Water Talks Series n°2 - Prof. Géraldine Pflieger
Le Geneva Water Hub - Recherche et éducation - est fier de présenter la 2ème édition des « Water Talks Series ». Cette série présente une opportunité de prise de parole et de présentation d’idées pour des chercheurs autour des challenges contemporains liés à la gouvernance de l’eau. Les présentations, en anglais ou français, sont courtes et percutantes.
Géraldine Pflieger est professeure associée en politiques urbaines et de l’environnement à l’Université de Genève (Département de science politique et relations internationales et Institut des sciences de l’environnement) et directrice du Pôle/Institut en Gouvernance de l’Environnement et Développement Territorial (P/IGEDT). Elle est titulaire de la Chaire UNESCO en hydropolitiques. Ses travaux de recherche portent sur la régulation des ressources naturelles partagées (principalement l’eau et le sol) – aux échelles internationales, régionales et locales (plus d'informations sur le site de l'UNIGE).
Territorialités en conflit pour la gouvernance de l’eau
Si les tensions et conflits sont nombreux entre Etats pour la gestion et le partage des ressources en eau, des tensions tout aussi fortes mais sans doute plus discrètes émergent entre différentes approches territoriales de la gouvernance de l’eau. Depuis le XIXe siècle, la doctrine Harmon a pu prévaloir, reconnaissant à chaque Etat une souveraineté pleine et entière sur les ressources en eau et les encourageant à coopérer pour prévenir les conflits. Mais, depuis la seconde moitié du XXe siècle, on note que trois grands types de territorialités entrent en tension et ce de façon croissante :
- Ce que nous qualifions d’hyper-territorialisation tout d’abord avec la relance de stratégies extractives des Etats et le retour de nationalismes hydriques sur tous les continents. Cette tendance est corrélée à l’élévation du stress hydrique et au changement climatique qui rend la ressource plus vulnérable et plus rare ;
- L’affirmation d’une néo-territorialisation de la ressource et de l’importance d’une gestion à l’échelle de systèmes hydriques ou de bassins versant qui transcende les limites des espaces institutionnels classiques. C’est l’émergence de syndicats de gestion, d’instances de bassin, d’organismes transfrontaliers de coordination, sous l’influence de corporations d’ingénieurs ou d’organisations environnementales qui mettent en exergue l’intérêt de dépasser une gouvernance fragmentée de la ressource et le besoin d’entités politiques spécifiques de gestion de la ressource.
- L’émergence d’un processus de post-territorialisation de la ressource qui se traduit par l’approfondissement d’une gouvernance globale de l’eau, à l’échelle planétaire. L’ambition d’une gouvernance globale de l’eau renforcée est de reconnaitre à l’eau le statut de ressource planétaire (au même titre que l’atmosphère ou la biodiversité) et à promouvoir une gouvernance approfondie qui supplante les intérêts des Etats.

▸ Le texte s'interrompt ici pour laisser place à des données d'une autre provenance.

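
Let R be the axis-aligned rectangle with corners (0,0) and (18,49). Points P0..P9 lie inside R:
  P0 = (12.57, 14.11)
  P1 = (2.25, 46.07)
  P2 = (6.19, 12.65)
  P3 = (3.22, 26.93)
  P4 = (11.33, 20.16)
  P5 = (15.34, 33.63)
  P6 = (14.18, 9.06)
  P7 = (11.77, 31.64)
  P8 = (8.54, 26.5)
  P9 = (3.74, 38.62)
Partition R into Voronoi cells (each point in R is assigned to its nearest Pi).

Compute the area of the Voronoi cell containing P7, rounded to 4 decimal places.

Area of P7's cell: 59.6343

1. box [0,18]×[0,49]: [(0, 0) (18, 0) (18, 49) (0, 49)]
2. ⊥bis P7·P0 via (12.17,22.875): [(0, 22.3196) (18, 23.1411) (18, 49) (0, 49)]  |A|=472.854
3. ⊥bis P7·P1 via (7.01,38.855): [(0, 34.2302) (0, 22.3196) (18, 23.1411) (18, 46.1055)]  |A|=313.8758
4. ⊥bis P7·P2 via (8.98,22.145): [(0, 34.2302) (0, 24.7837) (7.2585, 22.6509) (18, 23.1411) (18, 46.1055)]  |A|=304.9331
5. ⊥bis P7·P3 via (7.495,29.285): [(3.4991, 36.5387) (11.0542, 22.8241) (18, 23.1411) (18, 46.1055)]  |A|=215.3299
6. ⊥bis P7·P4 via (11.55,25.9): [(3.4991, 36.5387) (9.3125, 25.9858) (18, 25.6528) (18, 46.1055)]  |A|=193.1632
7. ⊥bis P7·P5 via (13.555,32.635): [(9.2603, 40.3396) (3.4991, 36.5387) (9.3125, 25.9858) (17.435, 25.6744)]  |A|=99.7332
8. ⊥bis P7·P6 via (12.975,20.35): [(9.2603, 40.3396) (3.4991, 36.5387) (9.3125, 25.9858) (17.435, 25.6744)]  |A|=99.7332
9. ⊥bis P7·P8 via (10.155,29.07): [(9.2603, 40.3396) (3.4991, 36.5387) (6.2678, 31.5127) (15.4366, 25.751) (17.435, 25.6744)]  |A|=83.1666
10. ⊥bis P7·P9 via (7.755,35.13): [(10.4415, 38.2206) (5.625, 32.6796) (6.2678, 31.5127) (15.4366, 25.751) (17.435, 25.6744)]  |A|=59.6343
11. canonical 5-gon: [(10.4415, 38.2206) (5.625, 32.6796) (6.2678, 31.5127) (15.4366, 25.751) (17.435, 25.6744)]
12. shoelace: 59.6343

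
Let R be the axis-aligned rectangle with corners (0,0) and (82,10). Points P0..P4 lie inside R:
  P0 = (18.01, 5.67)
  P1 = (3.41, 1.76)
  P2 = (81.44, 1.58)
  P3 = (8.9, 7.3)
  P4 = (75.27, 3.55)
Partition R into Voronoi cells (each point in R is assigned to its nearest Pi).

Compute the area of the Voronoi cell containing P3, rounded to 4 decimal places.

1. box [0,82]×[0,10]: [(0, 0) (82, 0) (82, 10) (0, 10)]
2. ⊥bis P3·P0 via (13.455,6.485): [(0, 0) (12.2947, 0) (14.0839, 10) (0, 10)]  |A|=131.893
3. ⊥bis P3·P1 via (6.155,4.53): [(10.7263, 0) (12.2947, 0) (14.0839, 10) (0.6352, 10)]  |A|=75.0858
4. ⊥bis P3·P2 via (45.17,4.44): [(10.7263, 0) (12.2947, 0) (14.0839, 10) (0.6352, 10)]  |A|=75.0858
5. ⊥bis P3·P4 via (42.085,5.425): [(10.7263, 0) (12.2947, 0) (14.0839, 10) (0.6352, 10)]  |A|=75.0858
6. canonical 4-gon: [(10.7263, 0) (12.2947, 0) (14.0839, 10) (0.6352, 10)]
7. shoelace: 75.0858

Area of P3's cell: 75.0858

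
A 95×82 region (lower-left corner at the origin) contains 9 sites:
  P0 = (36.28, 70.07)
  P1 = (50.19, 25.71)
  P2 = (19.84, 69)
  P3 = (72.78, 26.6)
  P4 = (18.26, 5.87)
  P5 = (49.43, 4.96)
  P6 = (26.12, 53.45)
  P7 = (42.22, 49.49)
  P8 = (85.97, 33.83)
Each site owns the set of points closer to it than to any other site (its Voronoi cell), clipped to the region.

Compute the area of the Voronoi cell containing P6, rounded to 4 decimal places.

1. box [0,95]×[0,82]: [(0, 0) (95, 0) (95, 82) (0, 82)]
2. ⊥bis P6·P0 via (31.2,61.76): [(0, 80.8329) (0, 0) (95, 0) (95, 22.7583)]  |A|=4920.5839
3. ⊥bis P6·P1 via (38.155,39.58): [(50.2768, 50.0981) (0, 80.8329) (0, 6.4729)]  |A|=1869.293
4. ⊥bis P6·P2 via (22.98,61.225): [(50.2768, 50.0981) (28.4569, 63.4369) (0, 51.9443) (0, 6.4729)]  |A|=1458.2532
5. ⊥bis P6·P3 via (49.45,40.025): [(50.2768, 50.0981) (28.4569, 63.4369) (0, 51.9443) (0, 6.4729)]  |A|=1458.2532
6. ⊥bis P6·P4 via (22.19,29.66): [(25.9976, 29.031) (50.2768, 50.0981) (28.4569, 63.4369) (0, 51.9443) (0, 33.3257)]  |A|=1109.1995
7. ⊥bis P6·P5 via (37.775,29.205): [(25.9976, 29.031) (50.2768, 50.0981) (28.4569, 63.4369) (0, 51.9443) (0, 33.3257)]  |A|=1109.1995
8. ⊥bis P6·P7 via (34.17,51.47): [(25.9976, 29.031) (29.3708, 31.9579) (35.9819, 58.8367) (28.4569, 63.4369) (0, 51.9443) (0, 33.3257)]  |A|=888.1982
9. ⊥bis P6·P8 via (56.045,43.64): [(25.9976, 29.031) (29.3708, 31.9579) (35.9819, 58.8367) (28.4569, 63.4369) (0, 51.9443) (0, 33.3257)]  |A|=888.1982
10. canonical 6-gon: [(25.9976, 29.031) (29.3708, 31.9579) (35.9819, 58.8367) (28.4569, 63.4369) (0, 51.9443) (0, 33.3257)]
11. shoelace: 888.1982

Area of P6's cell: 888.1982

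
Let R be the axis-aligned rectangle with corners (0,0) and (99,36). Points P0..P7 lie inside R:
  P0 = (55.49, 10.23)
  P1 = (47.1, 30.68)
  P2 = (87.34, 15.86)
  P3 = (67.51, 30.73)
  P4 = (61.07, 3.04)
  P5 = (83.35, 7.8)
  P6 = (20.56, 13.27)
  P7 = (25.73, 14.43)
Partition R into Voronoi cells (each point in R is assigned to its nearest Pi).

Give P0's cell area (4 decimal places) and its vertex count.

Area of P0's cell: 419.7311 (5 vertices)

1. box [0,99]×[0,36]: [(0, 0) (99, 0) (99, 36) (0, 36)]
2. ⊥bis P0·P1 via (51.295,20.455): [(1.4375, 0) (99, 0) (99, 36) (89.1848, 36)]  |A|=1932.7997
3. ⊥bis P0·P2 via (71.415,13.045): [(68.8333, 27.6504) (1.4375, 0) (73.7209, 0)]  |A|=999.3333
4. ⊥bis P0·P3 via (61.5,20.48): [(71.0952, 14.8539) (57.3241, 22.9285) (1.4375, 0) (73.7209, 0)]  |A|=920.3541
5. ⊥bis P0·P4 via (58.28,6.635): [(69.8279, 15.597) (57.3241, 22.9285) (1.4375, 0) (49.7306, 0)]  |A|=724.828
6. ⊥bis P0·P5 via (69.42,9.015): [(69.8279, 15.597) (57.3241, 22.9285) (1.4375, 0) (49.7306, 0)]  |A|=724.828
7. ⊥bis P0·P6 via (38.025,11.75): [(69.8279, 15.597) (57.3241, 22.9285) (38.3193, 15.1315) (37.0024, 0) (49.7306, 0)]  |A|=455.7532
8. ⊥bis P0·P7 via (40.61,12.33): [(69.8279, 15.597) (57.3241, 22.9285) (41.1705, 16.3012) (38.8699, 0) (49.7306, 0)]  |A|=419.7311
9. canonical 5-gon: [(69.8279, 15.597) (57.3241, 22.9285) (41.1705, 16.3012) (38.8699, 0) (49.7306, 0)]
10. shoelace: 419.7311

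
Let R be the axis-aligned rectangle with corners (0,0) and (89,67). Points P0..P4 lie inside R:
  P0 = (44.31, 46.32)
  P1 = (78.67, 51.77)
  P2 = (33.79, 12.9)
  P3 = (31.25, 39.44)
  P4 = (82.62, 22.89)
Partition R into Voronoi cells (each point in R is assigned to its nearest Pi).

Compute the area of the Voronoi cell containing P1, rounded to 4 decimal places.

Area of P1's cell: 846.1564

1. box [0,89]×[0,67]: [(0, 0) (89, 0) (89, 67) (0, 67)]
2. ⊥bis P1·P0 via (61.49,49.045): [(69.2693, 0) (89, 0) (89, 67) (58.6421, 67)]  |A|=1677.9704
3. ⊥bis P1·P2 via (56.23,32.335): [(65.914, 21.1537) (84.2349, 0) (89, 0) (89, 67) (58.6421, 67)]  |A|=1519.6806
4. ⊥bis P1·P3 via (54.96,45.605): [(65.914, 21.1537) (84.2349, 0) (89, 0) (89, 67) (58.6421, 67)]  |A|=1519.6806
5. ⊥bis P1·P4 via (80.645,37.33): [(63.7154, 35.0145) (89, 38.4727) (89, 67) (58.6421, 67)]  |A|=846.1564
6. canonical 4-gon: [(63.7154, 35.0145) (89, 38.4727) (89, 67) (58.6421, 67)]
7. shoelace: 846.1564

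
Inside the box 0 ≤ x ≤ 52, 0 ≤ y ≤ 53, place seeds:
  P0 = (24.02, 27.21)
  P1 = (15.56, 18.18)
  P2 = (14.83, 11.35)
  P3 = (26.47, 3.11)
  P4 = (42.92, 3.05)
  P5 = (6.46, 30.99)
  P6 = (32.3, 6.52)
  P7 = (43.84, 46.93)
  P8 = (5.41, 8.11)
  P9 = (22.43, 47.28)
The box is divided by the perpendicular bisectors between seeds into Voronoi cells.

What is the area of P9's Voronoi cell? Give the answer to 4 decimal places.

Area of P9's cell: 388.1249

1. box [0,52]×[0,53]: [(0, 0) (52, 0) (52, 53) (0, 53)]
2. ⊥bis P9·P0 via (23.225,37.245): [(0, 35.4051) (52, 39.5246) (52, 53) (0, 53)]  |A|=807.8282
3. ⊥bis P9·P1 via (18.995,32.73): [(0, 37.2144) (5.7384, 35.8597) (52, 39.5246) (52, 53) (0, 53)]  |A|=802.6369
4. ⊥bis P9·P2 via (18.63,29.315): [(0, 37.2144) (5.7384, 35.8597) (52, 39.5246) (52, 53) (0, 53)]  |A|=802.6369
5. ⊥bis P9·P3 via (24.45,25.195): [(0, 37.2144) (5.7384, 35.8597) (52, 39.5246) (52, 53) (0, 53)]  |A|=802.6369
6. ⊥bis P9·P4 via (32.675,25.165): [(0, 37.2144) (5.7384, 35.8597) (52, 39.5246) (52, 53) (0, 53)]  |A|=802.6369
7. ⊥bis P9·P5 via (14.445,39.135): [(16.8852, 36.7427) (52, 39.5246) (52, 53) (0.3022, 53)]  |A|=656.8248
8. ⊥bis P9·P6 via (27.365,26.9): [(16.8852, 36.7427) (52, 39.5246) (52, 53) (0.3022, 53)]  |A|=656.8248
9. ⊥bis P9·P7 via (33.135,47.105): [(16.8852, 36.7427) (32.9865, 38.0183) (33.2314, 53) (0.3022, 53)]  |A|=388.1249
10. ⊥bis P9·P8 via (13.92,27.695): [(16.8852, 36.7427) (32.9865, 38.0183) (33.2314, 53) (0.3022, 53)]  |A|=388.1249
11. canonical 4-gon: [(16.8852, 36.7427) (32.9865, 38.0183) (33.2314, 53) (0.3022, 53)]
12. shoelace: 388.1249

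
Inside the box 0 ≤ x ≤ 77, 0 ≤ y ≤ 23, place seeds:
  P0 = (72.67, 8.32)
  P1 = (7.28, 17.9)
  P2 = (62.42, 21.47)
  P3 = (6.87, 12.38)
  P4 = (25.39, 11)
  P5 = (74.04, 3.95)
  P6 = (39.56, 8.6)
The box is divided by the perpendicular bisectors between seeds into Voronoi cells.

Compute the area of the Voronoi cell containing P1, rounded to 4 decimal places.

1. box [0,77]×[0,23]: [(0, 0) (77, 0) (77, 23) (0, 23)]
2. ⊥bis P1·P0 via (39.975,13.11): [(0, 0) (38.0543, 0) (41.4239, 23) (0, 23)]  |A|=913.9999
3. ⊥bis P1·P2 via (34.85,19.685): [(0, 0) (36.1245, 0) (34.6354, 23) (0, 23)]  |A|=813.7384
4. ⊥bis P1·P3 via (7.075,15.14): [(0, 15.6655) (35.2799, 13.0451) (34.6354, 23) (0, 23)]  |A|=301.7766
5. ⊥bis P1·P4 via (16.335,14.45): [(0, 15.6655) (16.3358, 14.4521) (19.5926, 23) (0, 23)]  |A|=143.6448
6. ⊥bis P1·P5 via (40.66,10.925): [(0, 15.6655) (16.3358, 14.4521) (19.5926, 23) (0, 23)]  |A|=143.6448
7. ⊥bis P1·P6 via (23.42,13.25): [(0, 15.6655) (16.3358, 14.4521) (19.5926, 23) (0, 23)]  |A|=143.6448
8. canonical 4-gon: [(0, 15.6655) (16.3358, 14.4521) (19.5926, 23) (0, 23)]
9. shoelace: 143.6448

Area of P1's cell: 143.6448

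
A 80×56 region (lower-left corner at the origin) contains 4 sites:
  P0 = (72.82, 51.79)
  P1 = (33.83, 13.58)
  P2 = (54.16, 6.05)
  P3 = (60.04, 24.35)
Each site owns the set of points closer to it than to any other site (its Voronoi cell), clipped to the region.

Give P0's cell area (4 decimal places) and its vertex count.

1. box [0,80]×[0,56]: [(0, 0) (80, 0) (80, 56) (0, 56)]
2. ⊥bis P0·P1 via (53.325,32.685): [(80, 5.4655) (80, 56) (30.4764, 56)]  |A|=1251.3254
3. ⊥bis P0·P2 via (63.49,28.92): [(52.7015, 33.3213) (80, 22.1846) (80, 56) (30.4764, 56)]  |A|=1023.1213
4. ⊥bis P0·P3 via (66.43,38.07): [(32.6126, 53.8202) (80, 31.7499) (80, 56) (30.4764, 56)]  |A|=628.5505
5. canonical 4-gon: [(32.6126, 53.8202) (80, 31.7499) (80, 56) (30.4764, 56)]
6. shoelace: 628.5505

Area of P0's cell: 628.5505 (4 vertices)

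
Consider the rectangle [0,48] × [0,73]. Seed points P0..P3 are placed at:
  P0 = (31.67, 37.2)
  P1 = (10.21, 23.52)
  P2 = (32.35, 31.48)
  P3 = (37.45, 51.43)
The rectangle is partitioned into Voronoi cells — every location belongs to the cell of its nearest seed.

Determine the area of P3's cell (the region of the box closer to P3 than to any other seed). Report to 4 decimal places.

Area of P3's cell: 1166.0220

1. box [0,48]×[0,73]: [(0, 0) (48, 0) (48, 73) (0, 73)]
2. ⊥bis P3·P0 via (34.56,44.315): [(0, 58.3527) (48, 38.8559) (48, 73) (0, 73)]  |A|=1170.9934
3. ⊥bis P3·P1 via (23.83,37.475): [(0, 60.7329) (4.1772, 56.656) (48, 38.8559) (48, 73) (0, 73)]  |A|=1166.022
4. ⊥bis P3·P2 via (34.9,41.455): [(0, 60.7329) (4.1772, 56.656) (48, 38.8559) (48, 73) (0, 73)]  |A|=1166.022
5. canonical 5-gon: [(0, 60.7329) (4.1772, 56.656) (48, 38.8559) (48, 73) (0, 73)]
6. shoelace: 1166.022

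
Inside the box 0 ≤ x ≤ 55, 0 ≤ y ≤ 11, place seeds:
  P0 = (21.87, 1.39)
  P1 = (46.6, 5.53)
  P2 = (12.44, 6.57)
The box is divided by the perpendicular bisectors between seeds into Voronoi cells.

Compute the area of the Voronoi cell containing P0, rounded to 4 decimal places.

Area of P0's cell: 174.9389

1. box [0,55]×[0,11]: [(0, 0) (55, 0) (55, 11) (0, 11)]
2. ⊥bis P0·P1 via (34.235,3.46): [(0, 0) (34.8142, 0) (32.9727, 11) (0, 11)]  |A|=372.8284
3. ⊥bis P0·P2 via (17.155,3.98): [(14.9687, 0) (34.8142, 0) (32.9727, 11) (21.0112, 11)]  |A|=174.9389
4. canonical 4-gon: [(14.9687, 0) (34.8142, 0) (32.9727, 11) (21.0112, 11)]
5. shoelace: 174.9389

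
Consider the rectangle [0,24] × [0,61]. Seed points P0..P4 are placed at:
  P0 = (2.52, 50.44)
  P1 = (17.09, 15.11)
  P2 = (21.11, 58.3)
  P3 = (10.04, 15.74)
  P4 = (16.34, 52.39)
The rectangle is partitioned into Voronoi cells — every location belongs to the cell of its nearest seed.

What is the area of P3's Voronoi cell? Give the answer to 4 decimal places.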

Ces trois grandes modalités de territorialisation reposent la question de l’échelle légitime de gouvernance de l’eau et nous montrent que les changements environnementaux globaux qui pèsent sur la ressource n’amènent pas seulement à l’approfondissement des tensions entre Etats mais également à une nouvelle géopolitique des échelles de gouvernance de la ressource.